Valley fights for its jobs
Saturday 5 February 2000

The way Mr Rod Somerville sees it, everyone in the LaTrobe Valley is connected to one of the big four power generators, whether they choose it or not.

The power plants are the main employers. And workers' wages are the lifeblood of towns such as Moe and Morwell.

In his case, his wage as a plant operator at Yallourn Energy stretches to meet the needs of three generations.

Mr Somerville's two sons, with young families of their own, cannot find work in the economically depressed valley. So he, the patriarch, gives what he can.

But on Monday he will be able to give no more. He, along with more than 400 other Yallourn Energy workers will be locked out, joining the 80 maintenance workers who have been locked out for 25 days.

If the company has its way, they will not be returning for two months; but may be back sooner if their unions give in to the company's demands to employ contractors on company terms.

The company wants to end the enterprise agreement to get greater workplace flexibility, alter workers' hours, and use contractors without unions' consent.
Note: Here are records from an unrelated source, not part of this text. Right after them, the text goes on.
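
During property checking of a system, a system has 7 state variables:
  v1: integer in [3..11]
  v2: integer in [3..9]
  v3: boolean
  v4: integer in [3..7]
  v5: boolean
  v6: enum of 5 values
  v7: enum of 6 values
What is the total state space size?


State space = product of domain sizes of all variables.
Domain sizes:
  v1 (integer in [3..11]): 9
  v2 (integer in [3..9]): 7
  v3 (boolean): 2
  v4 (integer in [3..7]): 5
  v5 (boolean): 2
  v6 (enum of 5 values): 5
  v7 (enum of 6 values): 6
Product = 9 * 7 * 2 * 5 * 2 * 5 * 6 = 37800

37800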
In exchange, Yallourn Energy has offered a seven-year phasing out of shift rates, no forced redundancies for the life of the new agreement and pay rises.

But the dozens of workers that have manned a protest camp outside the power plant strongly oppose lucrative short-term enticements that will buy the company new provisions to dictate the use of contract labor.

Sitting with his workmates in searing heat outside a blue marquee with a plate of tomato sandwiches and an icy drink, electrician Mr Jack Edwards says the bitter dispute is a battle workers cannot afford to lose if the valley is to ever prosper.

Mr Edwards says changing the agreement on contract labor will kill any job security the permanent workers enjoy. "When the SEC was privatised we saw from experience what can happen: people took packages and worked as casuals on short-term contracts and most of them are now unemployed," he says.

His friend, Mr Tony Dunn, who faces being locked out on Monday, says it upsets him to see images on TV of people suffering because of power cuts, but it is wrong for people to blame the union.

"The company has locked us out. And it's not letting us back in until it can get more production with fewer full-time people. They say it's in the public interest, but it's not in Victorians' interest to lose jobs. It is the British interest they are looking after," he says.

Mr Leslie Lobb, who took a redundancy in the early 1990s when the SEC privatised, says he realises now that he should have said no. "I just move from one casual job to the next. There is no security," he says.

He travels across Australia for casual work as a fitter and turner, leaving his wife Linda at home for up to three months to care for their two children Sara, 5, and Lauren, 2.

In nine years, the $100,000redundancy package has been slowly eaten away, used to carry the family through the bad times. "I wish now, I stuck it out at work ... then I would have an income each week," he says.



Americans have expressed certain opinions regarding the Australian electrical power crisis. I post this article to put a human face on the debate.